Sally Rooney: Anyone who has visited Palestine could not fail to support her decision


Irish novelist Sally Rooney in Pasadena, California on 17 January, 2020

Experiencing what Palestinians endure daily changes you forever. That’s why many writers who’ve been to the Palestine Festival of Literature backed her refusal to publish in Israel

Irish author Sally Rooney recently made the decision not to have her latest novel published by an Israeli publisher. The Normal People author said that she could not “accept a new contract with an Israeli company that does not publicly distance itself from apartheid and support the UN-stipulated rights of the Palestinian people”.

All we needed was a pair of eyes to see what is there: the indignity and brutality of the checkpoints, the settlers shouting and waving their guns, the wall, the barbed wire, the refugee camps

Last month, 70 writers, poets, playwrights, booksellers and publishers, including myself, signed a letter endorsing her decision. It struck me that over a third of those who signed have attended the Palestine Festival of Literature (PalFest). The letter was also signed by PalFest’s co-founders, Ahdaf Soueif and Brigid Keenan.

PalFest was founded in 2008, with patrons including Chinua Achebe, John Berger, Mahmoud Darwish, Seamus Heaney and Harold Pinter. They were later joined by Philip Pullman and Emma Thompson. It was formed “in the hope … that the experience of visiting Palestine with PalFest expands authors’ vocabulary and imagination, that they will draw connections between their own work and the various processes of control ongoing in Palestine”. The number of signatories to the letter is evidence that this has worked.

One of those who signed the letter supporting Rooney was the Scottish novelist Andrew O’Hagan.

He attended PalFest in its first year and wrote in the London Review of Books: “In the week that Israel celebrated its 60th anniversary, I had come as one of the writers attending the first-ever Palestine Festival of Literature… everywhere we went the wall seemed a shadow, a heavy ornament of Israeli aggression and a horrible reminder to those of us who grew up to see the wall come down in Berlin and the end of apartheid in South Africa. Even in those infamous places, merely mentioning the problem did not invite hatred the way trying to say anything at all about Israel does. Discussion lacks traction in a land scarred from end to end with barriers to progress.”

Indignity and brutality

I first went to Palestine with PalFest in May 2009. We crossed over the Allenby Bridge and were kept waiting for eight hours while the Arab writers among us were detained until the last possible moment.

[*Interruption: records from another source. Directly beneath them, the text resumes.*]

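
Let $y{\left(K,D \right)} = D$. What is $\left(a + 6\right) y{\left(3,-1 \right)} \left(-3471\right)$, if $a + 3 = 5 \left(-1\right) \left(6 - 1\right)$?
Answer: $-76362$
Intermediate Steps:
$a = -28$ ($a = -3 + 5 \left(-1\right) \left(6 - 1\right) = -3 - 5 \left(6 - 1\right) = -3 - 25 = -28$)
$\left(a + 6\right) y{\left(3,-1 \right)} \left(-3471\right) = \left(-28 + 6\right) \left(-1\right) \left(-3471\right) = \left(-22\right) \left(-1\right) \left(-3471\right) = 22 \left(-3471\right) = -76362$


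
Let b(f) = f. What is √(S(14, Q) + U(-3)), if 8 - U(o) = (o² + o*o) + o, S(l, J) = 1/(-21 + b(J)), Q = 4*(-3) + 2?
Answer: I*√6758/31 ≈ 2.6518*I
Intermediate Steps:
Q = -10 (Q = -12 + 2 = -10)
S(l, J) = 1/(-21 + J)
U(o) = 8 - o - 2*o² (U(o) = 8 - ((o² + o*o) + o) = 8 - ((o² + o²) + o) = 8 - (2*o² + o) = 8 - (o + 2*o²) = 8 + (-o - 2*o²) = 8 - o - 2*o²)
√(S(14, Q) + U(-3)) = √(1/(-21 - 10) + (8 - 1*(-3) - 2*(-3)²)) = √(1/(-31) + (8 + 3 - 2*9)) = √(-1/31 + (8 + 3 - 18)) = √(-1/31 - 7) = √(-218/31) = I*√6758/31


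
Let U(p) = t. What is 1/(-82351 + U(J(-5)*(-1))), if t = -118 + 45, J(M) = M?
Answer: -1/82424 ≈ -1.2132e-5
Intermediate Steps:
t = -73
U(p) = -73
1/(-82351 + U(J(-5)*(-1))) = 1/(-82351 - 73) = 1/(-82424) = -1/82424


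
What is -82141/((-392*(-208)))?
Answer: -82141/81536 ≈ -1.0074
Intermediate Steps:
-82141/((-392*(-208))) = -82141/81536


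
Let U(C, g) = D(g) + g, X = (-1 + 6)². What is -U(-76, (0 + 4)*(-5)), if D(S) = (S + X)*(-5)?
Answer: 45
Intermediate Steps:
X = 25 (X = 5² = 25)
D(S) = -125 - 5*S (D(S) = (S + 25)*(-5) = (25 + S)*(-5) = -125 - 5*S)
U(C, g) = -125 - 4*g (U(C, g) = (-125 - 5*g) + g = -125 - 4*g)
-U(-76, (0 + 4)*(-5)) = -(-125 - 4*(0 + 4)*(-5)) = -(-125 - 16*(-5)) = -(-125 - 4*(-20)) = -(-125 + 80) = -1*(-45) = 45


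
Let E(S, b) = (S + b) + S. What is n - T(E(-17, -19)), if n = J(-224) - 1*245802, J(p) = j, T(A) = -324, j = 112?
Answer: -245366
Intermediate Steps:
E(S, b) = b + 2*S
J(p) = 112
n = -245690 (n = 112 - 1*245802 = 112 - 245802 = -245690)
n - T(E(-17, -19)) = -245690 - 1*(-324) = -245690 + 324 = -245366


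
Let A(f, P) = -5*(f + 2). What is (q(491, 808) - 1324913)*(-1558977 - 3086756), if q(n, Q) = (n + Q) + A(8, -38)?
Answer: 6149389525712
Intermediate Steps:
A(f, P) = -10 - 5*f (A(f, P) = -5*(2 + f) = -10 - 5*f)
q(n, Q) = -50 + Q + n (q(n, Q) = (n + Q) + (-10 - 5*8) = (Q + n) + (-10 - 40) = (Q + n) - 50 = -50 + Q + n)
(q(491, 808) - 1324913)*(-1558977 - 3086756) = ((-50 + 808 + 491) - 1324913)*(-1558977 - 3086756) = (1249 - 1324913)*(-4645733) = -1323664*(-4645733) = 6149389525712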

I stood in the sunshine, in a small group including Michael Palin, Deborah Moggach, Rachel Holmes, Abdulrazak Gurnah, Claire Messud, Henning Mankell and others, little realising that the aggression we were shown was a mild foretaste of what was to come.

That evening, in Jerusalem, we assembled at the Palestinian National Theatre for the opening of the festival. The Israeli army descended with their guns and forced us out. We picked up large platters of food and trooped down the road, into the garden of the French Cultural Institute, where the show went on.

It was a week that changed the lives of every one of us. All we needed was a pair of eyes to see what is there: the indignity and brutality of the checkpoints, the settlers shouting and waving their guns, the wall, the barbed wire, the refugee camps and, in some ways saddest of all, the old city of Hebron.

As Messud wrote: “The agonising descent into darkness that was our visit to the glorious city of sandstone and carved trellis work, an ancient city was being depleted of its inhabitants.”